Fabian Zuleeg of the Brussels-based European Policy Centre thinktank said he thought there was “perhaps a slightly different take on the continent, a feeling that speed is not all, that even if you vaccinate very quickly, that does not necessarily resolve everything”.
Zuleeg said he “understood the focus on vaccination numbers”, but would like to see a “broader discussion of their role amid other measures in the overall purpose, which is reducing excess deaths and preventing health systems being overwhelmed”.

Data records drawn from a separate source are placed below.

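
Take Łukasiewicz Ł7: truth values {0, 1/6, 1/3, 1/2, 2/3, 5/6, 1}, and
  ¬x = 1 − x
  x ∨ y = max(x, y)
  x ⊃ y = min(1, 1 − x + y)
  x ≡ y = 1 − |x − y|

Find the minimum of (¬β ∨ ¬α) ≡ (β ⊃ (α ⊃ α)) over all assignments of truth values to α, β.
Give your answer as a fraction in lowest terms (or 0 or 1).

0

Take α = 1, β = 1:
¬β = ¬1 = 0
¬α = ¬1 = 0
¬β ∨ ¬α = 0 ∨ 0 = 0
α ⊃ α = 1 ⊃ 1 = 1
β ⊃ (α ⊃ α) = 1 ⊃ 1 = 1
(¬β ∨ ¬α) ≡ (β ⊃ (α ⊃ α)) = 0 ≡ 1 = 0
No assignment yields a value below 0, so this is the minimum.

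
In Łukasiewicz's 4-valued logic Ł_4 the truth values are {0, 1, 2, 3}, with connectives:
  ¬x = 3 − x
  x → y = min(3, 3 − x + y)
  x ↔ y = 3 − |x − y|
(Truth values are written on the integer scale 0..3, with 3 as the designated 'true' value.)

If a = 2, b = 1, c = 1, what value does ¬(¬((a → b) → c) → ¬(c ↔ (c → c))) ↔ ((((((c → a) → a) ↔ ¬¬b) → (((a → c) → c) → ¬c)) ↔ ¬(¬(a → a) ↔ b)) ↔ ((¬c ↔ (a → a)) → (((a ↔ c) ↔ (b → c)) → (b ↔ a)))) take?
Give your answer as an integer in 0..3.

a → b = 2 → 1 = 2
(a → b) → c = 2 → 1 = 2
¬((a → b) → c) = ¬2 = 1
c → c = 1 → 1 = 3
c ↔ (c → c) = 1 ↔ 3 = 1
¬(c ↔ (c → c)) = ¬1 = 2
¬((a → b) → c) → ¬(c ↔ (c → c)) = 1 → 2 = 3
¬(¬((a → b) → c) → ¬(c ↔ (c → c))) = ¬3 = 0
c → a = 1 → 2 = 3
(c → a) → a = 3 → 2 = 2
¬b = ¬1 = 2
¬¬b = ¬2 = 1
((c → a) → a) ↔ ¬¬b = 2 ↔ 1 = 2
a → c = 2 → 1 = 2
(a → c) → c = 2 → 1 = 2
¬c = ¬1 = 2
((a → c) → c) → ¬c = 2 → 2 = 3
(((c → a) → a) ↔ ¬¬b) → (((a → c) → c) → ¬c) = 2 → 3 = 3
a → a = 2 → 2 = 3
¬(a → a) = ¬3 = 0
¬(a → a) ↔ b = 0 ↔ 1 = 2
¬(¬(a → a) ↔ b) = ¬2 = 1
((((c → a) → a) ↔ ¬¬b) → (((a → c) → c) → ¬c)) ↔ ¬(¬(a → a) ↔ b) = 3 ↔ 1 = 1
¬c = ¬1 = 2
a → a = 2 → 2 = 3
¬c ↔ (a → a) = 2 ↔ 3 = 2
a ↔ c = 2 ↔ 1 = 2
b → c = 1 → 1 = 3
(a ↔ c) ↔ (b → c) = 2 ↔ 3 = 2
b ↔ a = 1 ↔ 2 = 2
((a ↔ c) ↔ (b → c)) → (b ↔ a) = 2 → 2 = 3
(¬c ↔ (a → a)) → (((a ↔ c) ↔ (b → c)) → (b ↔ a)) = 2 → 3 = 3
(((((c → a) → a) ↔ ¬¬b) → (((a → c) → c) → ¬c)) ↔ ¬(¬(a → a) ↔ b)) ↔ ((¬c ↔ (a → a)) → (((a ↔ c) ↔ (b → c)) → (b ↔ a))) = 1 ↔ 3 = 1
¬(¬((a → b) → c) → ¬(c ↔ (c → c))) ↔ ((((((c → a) → a) ↔ ¬¬b) → (((a → c) → c) → ¬c)) ↔ ¬(¬(a → a) ↔ b)) ↔ ((¬c ↔ (a → a)) → (((a ↔ c) ↔ (b → c)) → (b ↔ a)))) = 0 ↔ 1 = 2

2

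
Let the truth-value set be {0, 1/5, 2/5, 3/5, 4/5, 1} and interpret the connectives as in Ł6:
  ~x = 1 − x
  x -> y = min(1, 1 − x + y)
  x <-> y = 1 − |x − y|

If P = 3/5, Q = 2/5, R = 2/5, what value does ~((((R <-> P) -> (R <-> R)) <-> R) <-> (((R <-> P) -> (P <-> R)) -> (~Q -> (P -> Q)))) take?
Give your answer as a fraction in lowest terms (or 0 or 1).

3/5

R <-> P = 2/5 <-> 3/5 = 4/5
R <-> R = 2/5 <-> 2/5 = 1
(R <-> P) -> (R <-> R) = 4/5 -> 1 = 1
((R <-> P) -> (R <-> R)) <-> R = 1 <-> 2/5 = 2/5
R <-> P = 2/5 <-> 3/5 = 4/5
P <-> R = 3/5 <-> 2/5 = 4/5
(R <-> P) -> (P <-> R) = 4/5 -> 4/5 = 1
~Q = ~2/5 = 3/5
P -> Q = 3/5 -> 2/5 = 4/5
~Q -> (P -> Q) = 3/5 -> 4/5 = 1
((R <-> P) -> (P <-> R)) -> (~Q -> (P -> Q)) = 1 -> 1 = 1
(((R <-> P) -> (R <-> R)) <-> R) <-> (((R <-> P) -> (P <-> R)) -> (~Q -> (P -> Q))) = 2/5 <-> 1 = 2/5
~((((R <-> P) -> (R <-> R)) <-> R) <-> (((R <-> P) -> (P <-> R)) -> (~Q -> (P -> Q)))) = ~2/5 = 3/5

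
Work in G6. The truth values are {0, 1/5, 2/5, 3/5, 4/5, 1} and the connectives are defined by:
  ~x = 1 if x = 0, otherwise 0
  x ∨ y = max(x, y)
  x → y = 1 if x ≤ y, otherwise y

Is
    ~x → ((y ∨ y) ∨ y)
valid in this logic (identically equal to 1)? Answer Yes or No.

No

Counterexample: take x = 0, y = 0.
~x = ~0 = 1
y ∨ y = 0 ∨ 0 = 0
(y ∨ y) ∨ y = 0 ∨ 0 = 0
~x → ((y ∨ y) ∨ y) = 1 → 0 = 0
This gives 0 ≠ 1.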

Some European analysts point out that developed countries such as Australia, Japan and South Korea have not yet begun vaccinating at all – and some hope the EU’s approach will end up paying off.
“Acting together was the right choice for the EU, although avoidable mistakes were made,” said Stefan Lehne of the Carnegie Europe thinktank. “Rather than engaging in a blame game, the EU, member states, and pharmaceutical companies now need to work together to ramp up production as rapidly as possible.”